Furthermore, the median, which is the value that divides the dataset into two equal parts, is also equal to the mean in a normal distribution because of the symmetry of the distribution.

## Q13. How is covariance different from correlation?

Covariance and correlation are two measures of the relationship between two variables.

Covariance is a measure of how two variables change or vary together. It measures the degree to which two variables are linearly related, with a positive covariance indicating that the variables tend to increase or decrease together, and a negative covariance indicating that they tend to move in opposite directions.

However, covariance by itself is not a standardized measure and can be difficult to interpret because it is affected by the scale of the variables being measured. Correlation, on the other hand, is a standardized measure that indicates the degree to which two variables are related on a scale from -1 to 1.

Correlation is calculated by dividing the covariance by the product of the standard deviations of the two variables. This normalization makes it easier to interpret the strength and direction of the relationship between two variables. A correlation of 1 indicates a perfect positive relationship, a correlation of -1 indicates a perfect negative relationship, and a correlation of 0 indicates no relationship.
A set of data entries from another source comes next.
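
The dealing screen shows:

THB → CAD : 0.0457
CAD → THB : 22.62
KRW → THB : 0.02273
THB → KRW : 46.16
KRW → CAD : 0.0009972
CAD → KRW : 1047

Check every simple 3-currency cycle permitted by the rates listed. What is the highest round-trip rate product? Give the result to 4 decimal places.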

In summary, while covariance measures the degree to which two variables vary together, correlation measures the strength and direction of the linear relationship between two variables on a standardized scale.





## Q14. How do outliers affect measures of central tendency and dispersion? Provide an example.

Outliers are data points that are significantly different from the rest of the data in a dataset. Outliers can have a significant impact on measures of central tendency and dispersion.

Measures of central tendency, such as the mean, are particularly sensitive to outliers because they are calculated by summing up all the values in the dataset and dividing by the number of values. If an outlier is present in the dataset, it can significantly shift the mean, making it a less reliable measure of the center of the data.

Measures of dispersion, such as the range, standard deviation, and variance, are also affected by outliers. Outliers can increase the range of the dataset, making it appear more spread out than it actually is. Outliers can also increase the standard deviation and variance, making it appear that the data is more variable than it actually is.

Here is an example of how outliers can affect measures of central tendency and dispersion:

Consider the following dataset: [1, 2, 3, 4, 5, 100]. The mean of this dataset is (1+2+3+4+5+100)/6 = 19.17. However, the presence of the outlier value "100" has significantly increased the mean, making it a less reliable measure of the center of the data.

Similarly, the range of the dataset is 99 (100-1), which appears to indicate a large amount of spread in the data. However, this range is primarily due to the outlier value of "100".

Finally, the standard deviation and variance of the dataset are significantly higher than they would be without the outlier value, which again makes it appear that the data is more variable than it actually is.